1. In a randomized crossover trial, use of a smartphone-based tool that predicts the etiology of acute diarrhea in children did not significantly reduce antibiotic prescription rates.
2. Among more than 900 children treated for diarrhea at multiple centers in Bangladesh and Mali, about 70% were prescribed antibiotics.
Evidence Rating Level: 1 (Excellent)
Study Rundown: Acute diarrhea in children is often inappropriately treated with antibiotics, which are indicated for some causes of bacterial enterocolitis and suspected cholera but not in most other cases. This study aimed to study the use of a previously studied algorithm, which takes inputs such as patient history, symptoms, and geographic location and creates a prediction of diarrheal etiology. The algorithm was implemented as a smartphone tool for physicians in two low- and middle-income countries, Bangladesh and Mali. Thirty physicians were randomized to use the tool or practice as usual for 4 weeks, then the arms crossed over for another 4 weeks. Among more than 900 patients treated for diarrhea, 69.8% of children in the intervention group were prescribed antibiotics compared to 76.5% in the control group. There was no statistically significant difference in the rate of antibiotic prescription between groups. An additional analysis accounting for the algorithm-predicted probability of viral diarrhea showed a significant, 5.6% decrease in antibiotic prescriptions with use of the smartphone tool. Interpretation of this finding is limited by the fact that the analysis was post hoc. This study successfully implemented a smartphone-based prediction algorithm into international, low-resource care settings, but the utility of the tool remains in question. Decreasing unnecessary antibiotic prescriptions for pediatric diarrhea is certainly a worthy goal, especially given the high rate of antibiotic prescriptions in both study groups.

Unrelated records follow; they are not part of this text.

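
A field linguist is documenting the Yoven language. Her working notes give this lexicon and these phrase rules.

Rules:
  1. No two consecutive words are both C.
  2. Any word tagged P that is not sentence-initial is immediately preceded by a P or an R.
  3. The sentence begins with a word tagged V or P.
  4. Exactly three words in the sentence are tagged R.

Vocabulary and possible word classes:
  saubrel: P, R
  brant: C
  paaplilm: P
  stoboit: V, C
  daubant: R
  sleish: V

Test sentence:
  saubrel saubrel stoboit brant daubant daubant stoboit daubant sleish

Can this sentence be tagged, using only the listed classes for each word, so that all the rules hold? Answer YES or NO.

YES

Candidates per position — 1:saubrel {P,R}; 2:saubrel {P,R}; 3:stoboit {V,C}; 4:brant {C}; 5:daubant {R}; 6:daubant {R}; 7:stoboit {V,C}; 8:daubant {R}; 9:sleish {V}.
One satisfying assignment: P P V C R R V R V.
Check: rule 1 satisfied; rule 2 satisfied; rule 3 satisfied; rule 4 satisfied.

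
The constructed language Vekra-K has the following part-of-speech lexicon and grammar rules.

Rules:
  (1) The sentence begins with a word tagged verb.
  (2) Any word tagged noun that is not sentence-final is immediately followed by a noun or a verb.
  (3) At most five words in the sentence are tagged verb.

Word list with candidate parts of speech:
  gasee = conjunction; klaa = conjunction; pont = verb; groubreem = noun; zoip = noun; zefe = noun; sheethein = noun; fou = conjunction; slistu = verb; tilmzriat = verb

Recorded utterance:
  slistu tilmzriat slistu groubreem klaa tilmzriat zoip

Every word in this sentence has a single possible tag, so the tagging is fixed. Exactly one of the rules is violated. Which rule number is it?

Fixed tagging: verb verb verb noun conjunction verb noun.
Applying the rules: R1 ok, R2 fails, R3 ok.
Only rule 2 fails.

2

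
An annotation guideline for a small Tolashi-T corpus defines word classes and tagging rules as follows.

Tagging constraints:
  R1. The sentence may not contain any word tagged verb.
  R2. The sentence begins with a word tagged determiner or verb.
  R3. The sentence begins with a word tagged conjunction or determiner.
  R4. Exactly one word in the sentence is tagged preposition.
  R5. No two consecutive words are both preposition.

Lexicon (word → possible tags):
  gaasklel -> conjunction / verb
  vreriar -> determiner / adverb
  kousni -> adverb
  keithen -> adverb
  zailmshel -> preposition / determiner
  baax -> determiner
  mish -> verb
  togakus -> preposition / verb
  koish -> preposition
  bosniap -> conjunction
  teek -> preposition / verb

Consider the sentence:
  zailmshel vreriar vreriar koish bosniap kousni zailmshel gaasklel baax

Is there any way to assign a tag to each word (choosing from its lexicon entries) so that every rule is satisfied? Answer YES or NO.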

Relevant Reading: Antibiotic treatment of acute gastroenteritis in children
In-Depth [randomized controlled trial]: Patients aged 2-5 were drawn from three hospitals in Bangladesh and four centers in Mali. Children with infectious comorbidities and severe malnutrition were excluded. Patients whose families did not have access to a cell phone for follow-up were also excluded. Only 19 children had bloody diarrhea. A one-week washout period was observed between the two 4-week study periods. The primary analysis was a linear mixed-effects model including the intervention, period, and their interaction along with a random effect reflecting site and physician. The post hoc analysis added an interaction term for study arm and algorithm-predicted probability of viral-only diarrheal etiology. The risk difference based on this analysis was -0.056, with a 95% confidence interval of -0.128 to -0.010. Physicians who were given a 10% higher predicted probability of viral diarrhea by the algorithm were 14% less likely to prescribe antibiotics.